Been down out and out lately. Something triggered a sudden bout of depression, and excessive rumination.
When you are in this state of mind, nothing makes sense. Game collecting seems silly, in a
what are you doing with your life? kind of way. Just haven't been much for games lately. Even still, not selling - these copies will perish with me. Although I am as always pennyless, and desperately trying to save up for a much needed car. Games are lower priority.
I've contemplated
trimming the fat in my wishlist and collection goals by a lot, since I've lost drive. One thing I'm sure of, I'm throwing in the towel on collecting as far as new games, with the exception of first party Nintendo. Because I've come to the conclusion that I really don't have any interest in modern (current) games, I feel like modern games have outgrown me. Besides, I have more than enough games for one lifetime as it is.

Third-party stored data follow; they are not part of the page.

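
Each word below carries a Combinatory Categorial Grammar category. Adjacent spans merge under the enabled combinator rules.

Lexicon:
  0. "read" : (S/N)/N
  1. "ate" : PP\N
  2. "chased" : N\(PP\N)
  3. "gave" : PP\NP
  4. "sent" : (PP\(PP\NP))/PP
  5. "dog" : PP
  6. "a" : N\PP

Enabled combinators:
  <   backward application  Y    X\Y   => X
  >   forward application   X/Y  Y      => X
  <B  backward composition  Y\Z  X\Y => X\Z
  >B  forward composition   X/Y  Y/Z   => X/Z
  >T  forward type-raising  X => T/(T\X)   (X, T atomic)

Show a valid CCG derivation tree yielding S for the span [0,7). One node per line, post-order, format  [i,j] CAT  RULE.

[0,1] (S/N)/N  lex  "read"
[1,2] PP\N  lex  "ate"
[2,3] N\(PP\N)  lex  "chased"
[1,3] N  <  k=2
[0,3] S/N  >  k=1
[3,4] PP\NP  lex  "gave"
[4,5] (PP\(PP\NP))/PP  lex  "sent"
[5,6] PP  lex  "dog"
[4,6] PP\(PP\NP)  >  k=5
[3,6] PP  <  k=4
[6,7] N\PP  lex  "a"
[3,7] N  <  k=6
[0,7] S  >  k=3

[0,7] S   >
  [0,3] S/N   >
    [0,1] "read" : (S/N)/N
    [1,3] N   <
      [1,2] "ate" : PP\N
      [2,3] "chased" : N\(PP\N)
  [3,7] N   <
    [3,6] PP   <
      [3,4] "gave" : PP\NP
      [4,6] PP\(PP\NP)   >
        [4,5] "sent" : (PP\(PP\NP))/PP
        [5,6] "dog" : PP
    [6,7] "a" : N\PP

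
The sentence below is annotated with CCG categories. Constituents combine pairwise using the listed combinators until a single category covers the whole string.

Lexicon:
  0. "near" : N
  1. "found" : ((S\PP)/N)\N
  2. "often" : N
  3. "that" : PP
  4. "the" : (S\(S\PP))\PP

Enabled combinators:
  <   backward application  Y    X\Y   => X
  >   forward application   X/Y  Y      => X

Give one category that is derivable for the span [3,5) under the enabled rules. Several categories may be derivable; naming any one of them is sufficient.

[0,5] S   <
  [0,3] S\PP   >
    [0,2] (S\PP)/N   <
      [0,1] "near" : N
      [1,2] "found" : ((S\PP)/N)\N
    [2,3] "often" : N
  [3,5] S\(S\PP)   <
    [3,4] "that" : PP
    [4,5] "the" : (S\(S\PP))\PP

S\(S\PP)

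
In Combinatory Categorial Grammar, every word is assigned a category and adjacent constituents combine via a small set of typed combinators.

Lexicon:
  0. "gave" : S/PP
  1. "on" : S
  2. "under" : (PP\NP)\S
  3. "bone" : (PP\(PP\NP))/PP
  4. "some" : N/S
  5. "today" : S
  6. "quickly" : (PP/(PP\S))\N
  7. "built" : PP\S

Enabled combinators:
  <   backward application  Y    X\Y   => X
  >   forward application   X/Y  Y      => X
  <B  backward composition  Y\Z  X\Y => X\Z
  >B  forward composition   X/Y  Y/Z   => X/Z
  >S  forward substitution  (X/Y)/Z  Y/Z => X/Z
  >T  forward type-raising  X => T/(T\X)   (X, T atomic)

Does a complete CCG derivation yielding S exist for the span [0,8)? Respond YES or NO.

YES

[0,8] S   >
  [0,1] "gave" : S/PP
  [1,8] PP   <
    [1,3] PP\NP   <
      [1,2] "on" : S
      [2,3] "under" : (PP\NP)\S
    [3,8] PP\(PP\NP)   >
      [3,4] "bone" : (PP\(PP\NP))/PP
      [4,8] PP   >
        [4,7] PP/(PP\S)   <
          [4,6] N   >
            [4,5] "some" : N/S
            [5,6] "today" : S
          [6,7] "quickly" : (PP/(PP\S))\N
        [7,8] "built" : PP\S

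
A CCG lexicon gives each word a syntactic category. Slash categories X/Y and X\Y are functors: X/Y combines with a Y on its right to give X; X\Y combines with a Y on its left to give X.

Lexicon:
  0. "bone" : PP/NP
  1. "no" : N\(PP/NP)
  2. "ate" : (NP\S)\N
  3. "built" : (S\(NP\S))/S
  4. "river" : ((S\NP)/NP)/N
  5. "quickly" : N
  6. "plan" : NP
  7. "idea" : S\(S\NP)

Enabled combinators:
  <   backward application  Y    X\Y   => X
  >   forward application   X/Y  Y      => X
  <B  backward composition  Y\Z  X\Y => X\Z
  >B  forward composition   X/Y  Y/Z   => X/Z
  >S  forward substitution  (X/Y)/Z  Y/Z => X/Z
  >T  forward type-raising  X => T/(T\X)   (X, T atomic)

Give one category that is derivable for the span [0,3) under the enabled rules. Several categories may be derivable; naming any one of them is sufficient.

[0,8] S   <
  [0,3] NP\S   <
    [0,2] N   <
      [0,1] "bone" : PP/NP
      [1,2] "no" : N\(PP/NP)
    [2,3] "ate" : (NP\S)\N
  [3,8] S\(NP\S)   >
    [3,4] "built" : (S\(NP\S))/S
    [4,8] S   <
      [4,7] S\NP   >
        [4,6] (S\NP)/NP   >
          [4,5] "river" : ((S\NP)/NP)/N
          [5,6] "quickly" : N
        [6,7] "plan" : NP
      [7,8] "idea" : S\(S\NP)

NP\S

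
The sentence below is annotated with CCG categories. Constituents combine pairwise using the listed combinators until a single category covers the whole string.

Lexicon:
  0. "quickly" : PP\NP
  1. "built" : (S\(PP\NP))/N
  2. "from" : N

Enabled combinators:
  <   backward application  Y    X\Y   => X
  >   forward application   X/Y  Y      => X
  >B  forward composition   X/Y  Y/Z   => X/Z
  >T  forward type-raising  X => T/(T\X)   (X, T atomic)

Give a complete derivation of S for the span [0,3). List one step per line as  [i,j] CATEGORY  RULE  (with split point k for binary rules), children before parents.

[0,3] S   <
  [0,1] "quickly" : PP\NP
  [1,3] S\(PP\NP)   >
    [1,2] "built" : (S\(PP\NP))/N
    [2,3] "from" : N

[0,1] PP\NP  lex  "quickly"
[1,2] (S\(PP\NP))/N  lex  "built"
[2,3] N  lex  "from"
[1,3] S\(PP\NP)  >  k=2
[0,3] S  <  k=1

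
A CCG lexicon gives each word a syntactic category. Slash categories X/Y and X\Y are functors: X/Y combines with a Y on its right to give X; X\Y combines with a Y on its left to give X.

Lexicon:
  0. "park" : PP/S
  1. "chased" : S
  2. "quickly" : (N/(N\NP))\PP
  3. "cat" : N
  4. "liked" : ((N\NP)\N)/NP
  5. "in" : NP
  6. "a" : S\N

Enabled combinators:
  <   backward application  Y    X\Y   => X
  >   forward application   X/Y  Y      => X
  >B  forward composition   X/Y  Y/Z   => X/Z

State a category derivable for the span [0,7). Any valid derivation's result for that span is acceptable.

S

[0,7] S   <
  [0,6] N   >
    [0,3] N/(N\NP)   <
      [0,2] PP   >
        [0,1] "park" : PP/S
        [1,2] "chased" : S
      [2,3] "quickly" : (N/(N\NP))\PP
    [3,6] N\NP   <
      [3,4] "cat" : N
      [4,6] (N\NP)\N   >
        [4,5] "liked" : ((N\NP)\N)/NP
        [5,6] "in" : NP
  [6,7] "a" : S\N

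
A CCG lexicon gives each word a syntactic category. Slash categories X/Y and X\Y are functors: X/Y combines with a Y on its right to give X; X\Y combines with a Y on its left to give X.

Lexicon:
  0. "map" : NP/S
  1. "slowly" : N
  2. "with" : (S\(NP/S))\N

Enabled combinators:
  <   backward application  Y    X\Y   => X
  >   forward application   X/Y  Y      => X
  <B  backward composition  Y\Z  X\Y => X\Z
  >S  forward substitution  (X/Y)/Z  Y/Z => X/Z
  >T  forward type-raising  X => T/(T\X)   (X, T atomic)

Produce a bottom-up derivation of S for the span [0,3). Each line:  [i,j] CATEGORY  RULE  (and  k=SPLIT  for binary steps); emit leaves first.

[0,1] NP/S  lex  "map"
[1,2] N  lex  "slowly"
[2,3] (S\(NP/S))\N  lex  "with"
[1,3] S\(NP/S)  <  k=2
[0,3] S  <  k=1

[0,3] S   <
  [0,1] "map" : NP/S
  [1,3] S\(NP/S)   <
    [1,2] "slowly" : N
    [2,3] "with" : (S\(NP/S))\N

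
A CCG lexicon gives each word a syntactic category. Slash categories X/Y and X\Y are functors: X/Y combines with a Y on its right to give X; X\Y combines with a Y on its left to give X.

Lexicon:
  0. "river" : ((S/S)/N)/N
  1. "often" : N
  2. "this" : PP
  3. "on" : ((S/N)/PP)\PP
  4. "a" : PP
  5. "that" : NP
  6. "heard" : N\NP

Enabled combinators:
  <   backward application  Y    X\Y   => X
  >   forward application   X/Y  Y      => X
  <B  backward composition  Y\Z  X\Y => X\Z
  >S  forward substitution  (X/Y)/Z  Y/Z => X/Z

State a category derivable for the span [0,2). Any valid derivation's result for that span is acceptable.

[0,7] S   >
  [0,5] S/N   >S
    [0,2] (S/S)/N   >
      [0,1] "river" : ((S/S)/N)/N
      [1,2] "often" : N
    [2,5] S/N   >
      [2,4] (S/N)/PP   <
        [2,3] "this" : PP
        [3,4] "on" : ((S/N)/PP)\PP
      [4,5] "a" : PP
  [5,7] N   <
    [5,6] "that" : NP
    [6,7] "heard" : N\NP

(S/S)/N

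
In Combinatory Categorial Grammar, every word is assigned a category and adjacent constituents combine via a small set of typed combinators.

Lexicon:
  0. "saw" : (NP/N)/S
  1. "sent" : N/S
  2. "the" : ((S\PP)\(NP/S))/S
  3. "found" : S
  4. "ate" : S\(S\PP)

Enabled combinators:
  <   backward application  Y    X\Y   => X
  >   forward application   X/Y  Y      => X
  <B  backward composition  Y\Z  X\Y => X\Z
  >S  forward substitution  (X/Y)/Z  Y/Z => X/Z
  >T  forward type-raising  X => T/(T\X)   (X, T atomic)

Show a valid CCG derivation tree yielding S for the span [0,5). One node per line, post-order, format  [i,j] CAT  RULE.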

I know games/collecting shouldn't feel like any sort of obligation, but it does. I've invested so much into this stuff, and I want to "finish" it in a way that makes sense to me. You know? I don't want to just quit, but I do have this yearning to sort-of move on / close a chapter. This stuff is great, but it doesn't define me. It's not what I was meant to spend all my time on Earth doing, and to be honest for a long time it has seemed that way.
Sorry to be a total buzz kill, my mind is just zapped right now. Has been for several weeks. Trying to get back into a pattern of doing more than lying around, trying to figure out what it is I'm "supposed to do".